After much debugging of the electrical and fuel injection systems, we have ignition!
For the intermediate term I’ll be using a custom-molded seat insert made with readily available (and cheap) two-part urethane foam. I have a kit of the Indy/F1 style foam, but it’s so expensive I’m going to learn what I can from the cheaper seat first. I’ve learned useful things already: on the first pour the bag doubled over or stuck to itself and the foam didn’t make its way to the thigh area, so the first attempt was scrapped. It was also useful, however, in finding out where to slice the foam to get it out of the car easily, and learning how thin the foam will make itself under high pressure areas (zero thickness). So for the second attempt I first lined the entire cockpit with two layers of 10mm energy-absorbing foam before pouring the 2-part foam.
As it expands the foam pushes hard against any constriction, like your body. When it hardens it’s almost too tight to fit back into. Many hours of sanding and cutting are needed to make the fit reasonable and comfortable. As it is, I can’t even get into the seat with my wallet in my pants pocket. At first I couldn’t even breathe in fully with the shoulder harness straps moderately tight.

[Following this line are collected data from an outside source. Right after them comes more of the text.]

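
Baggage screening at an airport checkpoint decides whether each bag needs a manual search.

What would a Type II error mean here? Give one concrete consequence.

With the conventional null hypothesis that the bag contains no prohibited items:
A Type II error is failing to reject H₀ when H₀ is false.
Here that means letting the bag through when actually the bag contains a prohibited item.

A Type II error would mean concluding that the bag contains no prohibited items (or at least failing to establish that the bag contains a prohibited item) when in fact the bag contains a prohibited item. Consequence: a prohibited item passes through security undetected.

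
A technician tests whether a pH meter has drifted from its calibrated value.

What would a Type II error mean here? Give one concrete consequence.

With the conventional null hypothesis that the instrument is correctly calibrated:
A Type II error is failing to reject H₀ when H₀ is false.
Here that means leaving the instrument in service when actually the instrument has drifted out of calibration.

A Type II error would mean concluding that the instrument is correctly calibrated (or at least failing to establish that the instrument has drifted out of calibration) when in fact the instrument has drifted out of calibration. Consequence: an out-of-calibration instrument continues producing bad measurements.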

Building the undertray started with building a surface large enough to hold it. It’s larger than it looks, so we had to laminate decorative plastic laminate onto two 4×8 foot sheets of plywood that had been trimmed to about 3×8 feet each. Then wood to form the side air dams was screwed down, and the radii filled with auto body putty. Next we cut plastic honeycomb and plywood pieces to fit, with the plywood located to pick up the attachment points on the frame and to protect the radiators on either side of the car. I built a hot-wire foam cutter from a tree saw handle, a piece of guitar wire, and an automobile battery charger, which I used to cut foam profiles for the leading edge of the floor. Then we laid the whole thing up with epoxy and two layers of fiberglass on the bottom and one on the top, and vacuum bagged the whole shebang. Vacuum bagging was made more difficult by the random tiny holes in the plastic sheeting, which we expediently fixed by adding a whole second sheet on top of the first.
After debagging we painted it and found out the hard way that you can’t paint enamel over fresh epoxy in a humid climate. It never dried, and had to be scraped off like tar. Epoxy paint worked much better. We then mounted the undertray on the car, drilling mounting points through the plywood in the correct places. We had to fabricate a mount for the front of the undertray, which was a little tricky as we didn’t want to remove the fiberglass body panel under the driver’s legs so everything had to be done from the outside. We fabricated a small pylon from aluminum sheet and pop-riveted and epoxied it to the bottom of the body.
SCCA FB rules require a metallic or composite front impact attenuator. Can’t have cars running around on the track with a battering ram on the front… My impact attenuation structure, or crash box, consists of a carbon-fiber and honeycomb sandwich laid up directly on the inside of the fiberglass nose. The carbon fiber varies from four layers at the front to eight layers around the rear attachment points so that it will crush progressively from the front to the back. Cylindrical aluminum inserts are used in the honeycomb as hard mounting points for the wing to the nose and for the nose to the chassis. This area is designed to be strong enough not just to absorb impacts but to allow lifting the front of the car by the front wing.
Inside the nose of the race car will be a carbon-fiber and honeycomb sandwich impact attenuator. So now’s the time to learn how to do vacuum bagging and sandwich layup. Also epoxy. So many new skills…
Formula 1000 rules require a chain guard equivalent to 1/4″ aluminum to contain the chain in case of a break. I had the blank laser cut, then bent it on my tubing bender. After bending, it was sliced in two parts for easier access to the chain and rear sprocket, drilled and tapped for an overlapping tab, cross-drilled for mounting holes, and installed.
For proper protection in a crash, the driver’s head surround needs to be filled with foam. I placed an aluminum panel where I wanted the bottom of the foam to be, covered everything with plastic sheeting and poured two-part urethane foam into the cavity. The foam generates considerable pressure as it expands and cures, necessitating many iterations of trimming and fitting. I then sat in the car with the HANS device on, followed by many more iterations of trimming and fitting. Once the foam was cut to shape, I covered it in a single layer of fiberglass and epoxy, then painted it.